The Licence Appeal Tribunal granted a reconsideration in Umbargalsigamany v. Primmum Insurance Company, 2026 ONLAT 25-005668/AABS-R, cancelling its earlier decision that had shut the applicant out of statutory accident benefits under the Schedule. The decision was released on April 29, 2026.
The original ruling, dated December 12, 2025, found that applicant Chandrahasan Umbargalsigamany was barred from claiming accident benefits under section 61(1) of the Statutory Accident Benefits Schedule. That provision relieves an insurer of the obligation to pay accident benefits when the claimant is entitled to receive benefits under the Workplace Safety and Insurance Act (WSIA).
On reconsideration, the applicant - now with new counsel - argued the Tribunal had no business determining whether he was entitled to WSIA benefits. He pointed to sections 31 and 118 of the WSIA, which vest exclusive jurisdiction over entitlement questions in the Workplace Safety and Insurance Board (WSIB) and the Workplace Safety and Insurance Appeals Tribunal (WSIAT).

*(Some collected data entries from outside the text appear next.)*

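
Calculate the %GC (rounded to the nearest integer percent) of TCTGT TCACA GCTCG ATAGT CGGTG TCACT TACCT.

49%

Scanning the sequence gives T=12, C=10, G=7, A=6.
G+C = 7 + 10 = 17 out of 35 bases
%GC = 17/35 × 100 = 48.57% ≈ 49%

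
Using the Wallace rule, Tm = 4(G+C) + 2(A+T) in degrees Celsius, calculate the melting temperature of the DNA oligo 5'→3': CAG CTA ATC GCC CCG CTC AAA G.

70°C

Scanning the sequence gives A=6, G=4, C=9, T=3.
So N_AT = 9 and N_GC = 13.
Tm = 4·13 + 2·9 = 52 + 18 = 70°C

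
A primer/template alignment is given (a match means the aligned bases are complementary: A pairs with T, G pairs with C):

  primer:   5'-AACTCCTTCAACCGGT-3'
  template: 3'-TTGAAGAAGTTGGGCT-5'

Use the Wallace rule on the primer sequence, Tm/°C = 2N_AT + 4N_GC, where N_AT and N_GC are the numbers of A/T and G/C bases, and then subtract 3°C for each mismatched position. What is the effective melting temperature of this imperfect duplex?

39°C

Primer base counts: A=4, T=4, G=2, C=6 → A+T=8, G+C=8
Perfect-match Tm = 2(8) + 4(8) = 16 + 32 = 48°C
Mismatches (positions where the bases are not complementary): 3 (at positions 5, 14, 16)
Effective Tm = 48 − 3×3 = 48 − 9 = 39°C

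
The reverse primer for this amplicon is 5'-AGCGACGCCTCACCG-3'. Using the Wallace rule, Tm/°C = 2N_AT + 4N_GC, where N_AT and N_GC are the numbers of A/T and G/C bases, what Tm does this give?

52°C

Counting bases: T=1, C=7, A=3, G=4
A+T = 4, G+C = 11
Tm = 2(4) + 4(11) = 8 + 44 = 52°C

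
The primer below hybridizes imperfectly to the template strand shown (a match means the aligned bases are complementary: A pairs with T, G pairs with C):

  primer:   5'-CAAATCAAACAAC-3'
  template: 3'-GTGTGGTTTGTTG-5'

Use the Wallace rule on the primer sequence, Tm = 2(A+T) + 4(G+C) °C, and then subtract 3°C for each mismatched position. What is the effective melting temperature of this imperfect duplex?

Primer base counts: A=8, T=1, G=0, C=4 → A+T=9, G+C=4
Perfect-match Tm = 2(9) + 4(4) = 18 + 16 = 34°C
Mismatches (positions where the bases are not complementary): 2 (at positions 3, 5)
Effective Tm = 34 − 2×3 = 34 − 6 = 28°C

28°C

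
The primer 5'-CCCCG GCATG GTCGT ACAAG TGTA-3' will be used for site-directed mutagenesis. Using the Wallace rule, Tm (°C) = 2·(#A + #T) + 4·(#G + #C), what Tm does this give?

Scanning the sequence gives C=7, G=7, A=5, T=5.
So N_AT = 10 and N_GC = 14.
Tm = 2×10 + 4×14 = 76°C

76°C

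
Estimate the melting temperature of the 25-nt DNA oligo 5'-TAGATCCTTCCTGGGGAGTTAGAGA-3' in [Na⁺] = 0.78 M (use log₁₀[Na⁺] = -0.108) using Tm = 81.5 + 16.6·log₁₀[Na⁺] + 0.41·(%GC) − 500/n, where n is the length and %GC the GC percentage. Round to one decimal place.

79.4°C

Length n = 25. Scanning the sequence gives A=6, G=8, C=4, T=7.
G+C = 12, so %GC = 12/25 × 100 = 48%
Salt term: 16.6 × (-0.108) = -1.793
GC term: 0.41 × 48 = 19.68; length term: −500/25 = −20
Tm = 81.5 + (-1.793) + 19.68 − 20 = 79.387 → 79.4°C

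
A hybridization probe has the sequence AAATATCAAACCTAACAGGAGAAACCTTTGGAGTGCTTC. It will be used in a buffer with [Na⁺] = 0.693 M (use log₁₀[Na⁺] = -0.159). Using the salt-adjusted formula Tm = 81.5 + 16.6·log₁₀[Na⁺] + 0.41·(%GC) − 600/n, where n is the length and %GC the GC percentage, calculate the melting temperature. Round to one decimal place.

79.2°C

Length n = 39. Base counts: G=7, C=8, A=15, T=9
G+C = 15, so %GC = 15/39 × 100 = 38.462%
Salt term: 16.6 × (-0.159) = -2.639
GC term: 0.41 × 38.462 = 15.769; length term: −600/39 = −15.385
Tm = 81.5 + (-2.639) + 15.769 − 15.385 = 79.245 → 79.2°C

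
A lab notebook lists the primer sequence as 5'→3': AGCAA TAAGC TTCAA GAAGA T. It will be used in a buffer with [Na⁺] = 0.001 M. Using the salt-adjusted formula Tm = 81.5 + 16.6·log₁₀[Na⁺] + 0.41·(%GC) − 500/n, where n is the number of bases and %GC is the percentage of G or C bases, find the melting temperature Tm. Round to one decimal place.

Length n = 21. Scanning the sequence gives C=3, T=4, G=4, A=10.
G+C = 7, so %GC = 7/21 × 100 = 33.333%
Salt term: 16.6 × (-3) = -49.8
GC term: 0.41 × 33.333 = 13.667; length term: −500/21 = −23.81
Tm = 81.5 + (-49.8) + 13.667 − 23.81 = 21.557 → 21.6°C

21.6°C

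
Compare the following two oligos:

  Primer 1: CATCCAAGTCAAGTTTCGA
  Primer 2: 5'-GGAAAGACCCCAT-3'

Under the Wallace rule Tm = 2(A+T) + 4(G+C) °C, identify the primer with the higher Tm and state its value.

Primer 1, 54°C

Primer 1: A+T=11, G+C=8 → Tm = 2(11)+4(8) = 54°C
Primer 2: A+T=6, G+C=7 → Tm = 2(6)+4(7) = 40°C
54°C vs 40°C → primer 1 is higher.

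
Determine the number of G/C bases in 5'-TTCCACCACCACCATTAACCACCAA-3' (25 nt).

12

G=0, T=4, C=12, A=9
Total G or C: 0 + 12 = 12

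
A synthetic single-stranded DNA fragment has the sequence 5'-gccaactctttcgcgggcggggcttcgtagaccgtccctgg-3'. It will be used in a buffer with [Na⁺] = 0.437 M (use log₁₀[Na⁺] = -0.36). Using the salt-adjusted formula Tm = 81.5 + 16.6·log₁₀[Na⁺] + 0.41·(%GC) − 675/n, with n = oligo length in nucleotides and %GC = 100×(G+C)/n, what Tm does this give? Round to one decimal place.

87.1°C

Length n = 41. A=4, C=14, T=9, G=14
G+C = 28, so %GC = 28/41 × 100 = 68.293%
Salt term: 16.6 × (-0.36) = -5.976
GC term: 0.41 × 68.293 = 28; length term: −675/41 = −16.463
Tm = 81.5 + (-5.976) + 28 − 16.463 = 87.061 → 87.1°C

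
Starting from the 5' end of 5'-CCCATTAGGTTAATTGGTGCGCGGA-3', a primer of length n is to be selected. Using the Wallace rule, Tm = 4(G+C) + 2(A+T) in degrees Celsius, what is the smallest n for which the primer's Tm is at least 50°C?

First 17 bases: CCCATTAGGTTAATTGG → Tm = 48°C (< 50°C)
First 18 bases: CCCATTAGGTTAATTGGT → Tm = 50°C (≥ 50°C)
Each additional base adds 2°C (A/T) or 4°C (G/C), so Tm is non-decreasing in n; n = 18 is the first length to reach 50°C.

n = 18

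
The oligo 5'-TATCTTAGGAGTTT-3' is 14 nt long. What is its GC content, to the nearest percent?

29%

G=3, C=1, T=7, A=3
G+C = 3 + 1 = 4 out of 14 bases
%GC = 4/14 × 100 = 28.57% ≈ 29%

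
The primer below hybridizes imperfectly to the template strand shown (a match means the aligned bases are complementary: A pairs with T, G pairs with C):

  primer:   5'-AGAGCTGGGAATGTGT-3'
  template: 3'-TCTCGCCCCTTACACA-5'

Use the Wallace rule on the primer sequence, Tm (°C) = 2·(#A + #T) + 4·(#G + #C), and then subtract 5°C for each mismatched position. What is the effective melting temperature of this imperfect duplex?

43°C

Primer base counts: A=4, T=4, G=7, C=1 → A+T=8, G+C=8
Perfect-match Tm = 2(8) + 4(8) = 16 + 32 = 48°C
Mismatches (positions where the bases are not complementary): 1 (at position 6)
Effective Tm = 48 − 1×5 = 48 − 5 = 43°C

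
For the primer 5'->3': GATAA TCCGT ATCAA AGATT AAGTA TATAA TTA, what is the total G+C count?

Counting bases: A=15, T=11, C=3, G=4
G+C = 4 + 3 = 7

7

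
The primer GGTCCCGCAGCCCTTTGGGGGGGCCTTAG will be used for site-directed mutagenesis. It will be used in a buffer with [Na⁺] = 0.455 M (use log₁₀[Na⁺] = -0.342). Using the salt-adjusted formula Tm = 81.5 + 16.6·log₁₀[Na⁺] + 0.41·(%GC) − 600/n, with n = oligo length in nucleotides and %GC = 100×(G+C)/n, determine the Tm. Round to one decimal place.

84.8°C

Length n = 29. Base counts: G=12, C=9, T=6, A=2
G+C = 21, so %GC = 21/29 × 100 = 72.414%
Salt term: 16.6 × (-0.342) = -5.677
GC term: 0.41 × 72.414 = 29.69; length term: −600/29 = −20.69
Tm = 81.5 + (-5.677) + 29.69 − 20.69 = 84.823 → 84.8°C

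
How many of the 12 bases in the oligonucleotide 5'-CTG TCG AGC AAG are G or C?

Scanning the sequence gives A=3, G=4, T=2, C=3.
Total G or C: 4 + 3 = 7

7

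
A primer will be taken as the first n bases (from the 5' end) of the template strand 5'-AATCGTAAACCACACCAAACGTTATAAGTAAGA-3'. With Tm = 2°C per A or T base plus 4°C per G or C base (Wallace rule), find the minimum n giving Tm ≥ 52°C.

n = 19

First 18 bases: AATCGTAAACCACACCAA → Tm = 50°C (< 52°C)
First 19 bases: AATCGTAAACCACACCAAA → Tm = 52°C (≥ 52°C)
Each additional base adds 2°C (A/T) or 4°C (G/C), so Tm is non-decreasing in n; n = 19 is the first length to reach 52°C.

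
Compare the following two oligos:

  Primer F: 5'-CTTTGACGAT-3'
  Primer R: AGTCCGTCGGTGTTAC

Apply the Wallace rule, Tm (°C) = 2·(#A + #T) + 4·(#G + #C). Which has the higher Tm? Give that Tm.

Primer R, 50°C

Primer F: A+T=6, G+C=4 → Tm = 2(6)+4(4) = 28°C
Primer R: A+T=7, G+C=9 → Tm = 2(7)+4(9) = 50°C
28°C vs 50°C → primer R is higher.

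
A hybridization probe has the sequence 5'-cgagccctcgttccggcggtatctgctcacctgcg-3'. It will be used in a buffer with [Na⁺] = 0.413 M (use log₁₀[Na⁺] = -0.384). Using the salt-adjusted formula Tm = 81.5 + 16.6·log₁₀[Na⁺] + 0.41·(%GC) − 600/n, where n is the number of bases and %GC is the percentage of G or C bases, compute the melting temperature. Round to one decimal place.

86.1°C

Length n = 35. Base counts: A=3, C=14, T=8, G=10
G+C = 24, so %GC = 24/35 × 100 = 68.571%
Salt term: 16.6 × (-0.384) = -6.374
GC term: 0.41 × 68.571 = 28.114; length term: −600/35 = −17.143
Tm = 81.5 + (-6.374) + 28.114 − 17.143 = 86.097 → 86.1°C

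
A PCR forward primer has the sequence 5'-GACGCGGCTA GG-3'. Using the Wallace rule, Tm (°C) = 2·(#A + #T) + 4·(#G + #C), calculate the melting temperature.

42°C

Counting bases: C=3, T=1, G=6, A=2
AT pairs contribute 3, GC pairs contribute 9.
Tm = 2(3) + 4(9) = 6 + 36 = 42°C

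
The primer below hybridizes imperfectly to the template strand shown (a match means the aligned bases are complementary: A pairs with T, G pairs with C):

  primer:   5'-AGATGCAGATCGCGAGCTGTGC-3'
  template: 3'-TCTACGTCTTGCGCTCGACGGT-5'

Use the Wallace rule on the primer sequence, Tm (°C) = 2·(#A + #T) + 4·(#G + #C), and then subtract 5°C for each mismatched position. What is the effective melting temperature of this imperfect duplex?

50°C

Primer base counts: A=5, T=4, G=8, C=5 → A+T=9, G+C=13
Perfect-match Tm = 2(9) + 4(13) = 18 + 52 = 70°C
Mismatches (positions where the bases are not complementary): 4 (at positions 10, 20, 21, 22)
Effective Tm = 70 − 4×5 = 70 − 20 = 50°C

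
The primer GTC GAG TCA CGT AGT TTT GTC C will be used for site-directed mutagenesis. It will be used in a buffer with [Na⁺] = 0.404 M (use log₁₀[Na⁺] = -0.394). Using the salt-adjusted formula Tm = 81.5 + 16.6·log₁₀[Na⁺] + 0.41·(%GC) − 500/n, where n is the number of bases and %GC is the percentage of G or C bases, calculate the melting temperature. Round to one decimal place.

Length n = 22. C=5, G=6, T=8, A=3
G+C = 11, so %GC = 11/22 × 100 = 50%
Salt term: 16.6 × (-0.394) = -6.54
GC term: 0.41 × 50 = 20.5; length term: −500/22 = −22.727
Tm = 81.5 + (-6.54) + 20.5 − 22.727 = 72.733 → 72.7°C

72.7°C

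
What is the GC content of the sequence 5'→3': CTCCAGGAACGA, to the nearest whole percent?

Base counts: C=4, T=1, A=4, G=3
G+C = 3 + 4 = 7 out of 12 bases
%GC = 7/12 × 100 = 58.33% ≈ 58%

58%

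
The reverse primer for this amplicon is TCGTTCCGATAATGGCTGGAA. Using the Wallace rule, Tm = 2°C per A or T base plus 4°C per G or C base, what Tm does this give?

62°C

G=6, C=4, A=5, T=6
AT pairs contribute 11, GC pairs contribute 10.
Tm = 4·10 + 2·11 = 40 + 22 = 62°C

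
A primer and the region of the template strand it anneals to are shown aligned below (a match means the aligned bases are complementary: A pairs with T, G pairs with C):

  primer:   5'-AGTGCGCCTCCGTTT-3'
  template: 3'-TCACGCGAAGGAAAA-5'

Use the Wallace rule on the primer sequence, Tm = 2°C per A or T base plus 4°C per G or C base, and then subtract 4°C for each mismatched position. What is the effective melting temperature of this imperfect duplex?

Primer base counts: A=1, T=5, G=4, C=5 → A+T=6, G+C=9
Perfect-match Tm = 2(6) + 4(9) = 12 + 36 = 48°C
Mismatches (positions where the bases are not complementary): 2 (at positions 8, 12)
Effective Tm = 48 − 2×4 = 48 − 8 = 40°C

40°C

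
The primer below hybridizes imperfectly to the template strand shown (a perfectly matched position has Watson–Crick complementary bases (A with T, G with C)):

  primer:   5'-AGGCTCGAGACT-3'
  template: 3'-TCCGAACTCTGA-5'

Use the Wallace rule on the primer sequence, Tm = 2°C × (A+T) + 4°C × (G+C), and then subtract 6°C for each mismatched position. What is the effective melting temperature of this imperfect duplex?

32°C

Primer base counts: A=3, T=2, G=4, C=3 → A+T=5, G+C=7
Perfect-match Tm = 2(5) + 4(7) = 10 + 28 = 38°C
Mismatches (positions where the bases are not complementary): 1 (at position 6)
Effective Tm = 38 − 1×6 = 38 − 6 = 32°C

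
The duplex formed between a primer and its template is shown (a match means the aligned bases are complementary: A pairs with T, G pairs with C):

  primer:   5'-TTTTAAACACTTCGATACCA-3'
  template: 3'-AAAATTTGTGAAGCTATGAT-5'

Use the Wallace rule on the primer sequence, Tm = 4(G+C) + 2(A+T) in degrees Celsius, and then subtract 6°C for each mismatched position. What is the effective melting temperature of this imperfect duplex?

46°C

Primer base counts: A=7, T=7, G=1, C=5 → A+T=14, G+C=6
Perfect-match Tm = 2(14) + 4(6) = 28 + 24 = 52°C
Mismatches (positions where the bases are not complementary): 1 (at position 19)
Effective Tm = 52 − 1×6 = 52 − 6 = 46°C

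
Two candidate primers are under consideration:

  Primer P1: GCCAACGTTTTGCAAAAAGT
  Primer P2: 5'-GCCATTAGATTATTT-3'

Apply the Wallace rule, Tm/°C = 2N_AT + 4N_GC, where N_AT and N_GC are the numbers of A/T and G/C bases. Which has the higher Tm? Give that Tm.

Primer P1: A+T=12, G+C=8 → Tm = 2(12)+4(8) = 56°C
Primer P2: A+T=11, G+C=4 → Tm = 2(11)+4(4) = 38°C
56°C vs 38°C → primer P1 is higher.

Primer P1, 56°C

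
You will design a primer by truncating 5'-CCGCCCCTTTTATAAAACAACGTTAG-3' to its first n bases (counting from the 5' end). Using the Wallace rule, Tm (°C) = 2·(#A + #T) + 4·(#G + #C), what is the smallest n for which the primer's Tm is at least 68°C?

n = 24

First 23 bases: CCGCCCCTTTTATAAAACAACGT → Tm = 66°C (< 68°C)
First 24 bases: CCGCCCCTTTTATAAAACAACGTT → Tm = 68°C (≥ 68°C)
Since every base adds ≥2°C, Tm only increases with n, so the threshold is first crossed at n = 24.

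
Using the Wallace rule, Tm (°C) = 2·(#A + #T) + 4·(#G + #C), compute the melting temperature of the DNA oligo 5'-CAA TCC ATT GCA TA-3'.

Base counts: T=4, A=5, C=4, G=1
AT pairs contribute 9, GC pairs contribute 5.
Tm = 4·5 + 2·9 = 20 + 18 = 38°C

38°C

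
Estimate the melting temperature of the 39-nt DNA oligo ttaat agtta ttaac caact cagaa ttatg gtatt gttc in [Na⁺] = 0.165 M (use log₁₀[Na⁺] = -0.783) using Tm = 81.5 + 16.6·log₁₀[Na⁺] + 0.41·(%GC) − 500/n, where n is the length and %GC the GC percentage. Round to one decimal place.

Length n = 39. Counting bases: G=5, A=13, C=5, T=16
G+C = 10, so %GC = 10/39 × 100 = 25.641%
Salt term: 16.6 × (-0.783) = -12.998
GC term: 0.41 × 25.641 = 10.513; length term: −500/39 = −12.821
Tm = 81.5 + (-12.998) + 10.513 − 12.821 = 66.194 → 66.2°C

66.2°C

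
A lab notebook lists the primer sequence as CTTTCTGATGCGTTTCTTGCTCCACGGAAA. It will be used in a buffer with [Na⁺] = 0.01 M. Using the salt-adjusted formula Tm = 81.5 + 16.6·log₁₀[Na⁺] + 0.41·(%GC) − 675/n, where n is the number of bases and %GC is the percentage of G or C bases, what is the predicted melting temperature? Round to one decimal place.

44.9°C

Length n = 30. Counting bases: C=8, G=6, A=5, T=11
G+C = 14, so %GC = 14/30 × 100 = 46.667%
Salt term: 16.6 × (-2) = -33.2
GC term: 0.41 × 46.667 = 19.133; length term: −675/30 = −22.5
Tm = 81.5 + (-33.2) + 19.133 − 22.5 = 44.933 → 44.9°C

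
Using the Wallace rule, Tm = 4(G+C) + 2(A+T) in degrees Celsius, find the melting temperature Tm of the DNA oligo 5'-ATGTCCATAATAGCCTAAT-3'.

Scanning the sequence gives C=4, T=6, G=2, A=7.
So N_AT = 13 and N_GC = 6.
Tm = 2×13 + 4×6 = 50°C

50°C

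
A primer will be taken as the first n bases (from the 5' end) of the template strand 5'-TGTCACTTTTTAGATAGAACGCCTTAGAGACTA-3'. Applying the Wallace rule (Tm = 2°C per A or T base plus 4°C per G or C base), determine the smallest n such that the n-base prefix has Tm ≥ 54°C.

First 20 bases: TGTCACTTTTTAGATAGAAC → Tm = 52°C (< 54°C)
First 21 bases: TGTCACTTTTTAGATAGAACG → Tm = 56°C (≥ 54°C)
Each additional base adds 2°C (A/T) or 4°C (G/C), so Tm is non-decreasing in n; n = 21 is the first length to reach 54°C.

n = 21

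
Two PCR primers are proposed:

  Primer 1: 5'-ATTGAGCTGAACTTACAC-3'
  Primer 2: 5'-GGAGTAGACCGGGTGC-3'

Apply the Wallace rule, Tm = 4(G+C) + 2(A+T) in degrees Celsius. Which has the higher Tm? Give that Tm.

Primer 2, 54°C

Primer 1: A+T=11, G+C=7 → Tm = 2(11)+4(7) = 50°C
Primer 2: A+T=5, G+C=11 → Tm = 2(5)+4(11) = 54°C
50°C vs 54°C → primer 2 is higher.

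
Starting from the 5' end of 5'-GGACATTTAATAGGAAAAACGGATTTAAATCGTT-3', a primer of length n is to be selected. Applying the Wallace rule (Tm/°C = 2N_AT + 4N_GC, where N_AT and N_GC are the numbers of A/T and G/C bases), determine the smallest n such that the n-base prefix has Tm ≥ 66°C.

n = 25

First 24 bases: GGACATTTAATAGGAAAAACGGAT → Tm = 64°C (< 66°C)
First 25 bases: GGACATTTAATAGGAAAAACGGATT → Tm = 66°C (≥ 66°C)
Each additional base adds 2°C (A/T) or 4°C (G/C), so Tm is non-decreasing in n; n = 25 is the first length to reach 66°C.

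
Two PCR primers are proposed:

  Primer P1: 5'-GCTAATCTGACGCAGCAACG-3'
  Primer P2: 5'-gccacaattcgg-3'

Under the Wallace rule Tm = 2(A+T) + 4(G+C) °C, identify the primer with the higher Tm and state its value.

Primer P1, 62°C

Primer P1: A+T=9, G+C=11 → Tm = 2(9)+4(11) = 62°C
Primer P2: A+T=5, G+C=7 → Tm = 2(5)+4(7) = 38°C
62°C vs 38°C → primer P1 is higher.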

He also produced a WSIB letter dated December 23, 2025, showing his WSIB claim had been denied - not on the merits, but because he had not provided enough information about his injuries and the circumstances of the accident. That letter reframed the entire dispute. If WSIA entitlement was never actually established, the section 61 bar may have been applied prematurely.
Primmum Insurance Company pushed back, arguing the applicant had taken the opposite position at the original hearing - claiming section 61 did not apply because he was an independent contractor not entitled to WSIB benefits. The insurer argued he had essentially invited the Tribunal to rule on the issue and could not now reverse course after losing.
Adjudicator Ulana Pahuta acknowledged the inconsistency but held that jurisdictional challenges can be raised at any stage, including for the first time on reconsideration. If a decision-maker lacks jurisdiction over a matter, she wrote, it simply cannot proceed - regardless of timing.
The adjudicator also cited the consumer protection purpose of the Schedule, referencing Clouthier v. Co-Operators General Insurance, 2025 ONSC 6798. She found it would run counter to that mandate to deny accident benefits without fully examining whether the claimant was actually entitled to WSIA benefits or whether a proceeding before the WSIB remained pending.
The original decision was cancelled and a rehearing before a different adjudicator was ordered. A case conference was to be scheduled within 30 days.
For Ontario auto insurers and claims teams, the takeaway is pointed. Relying on section 61 to deny accident benefits demands clarity around WSIA entitlement. Where that question remains open - whether because a WSIB claim is pending, denied for procedural reasons, or simply unresolved - the denial is vulnerable. And jurisdictional arguments, even those raised late in the game with new counsel, can reopen files insurers thought were closed.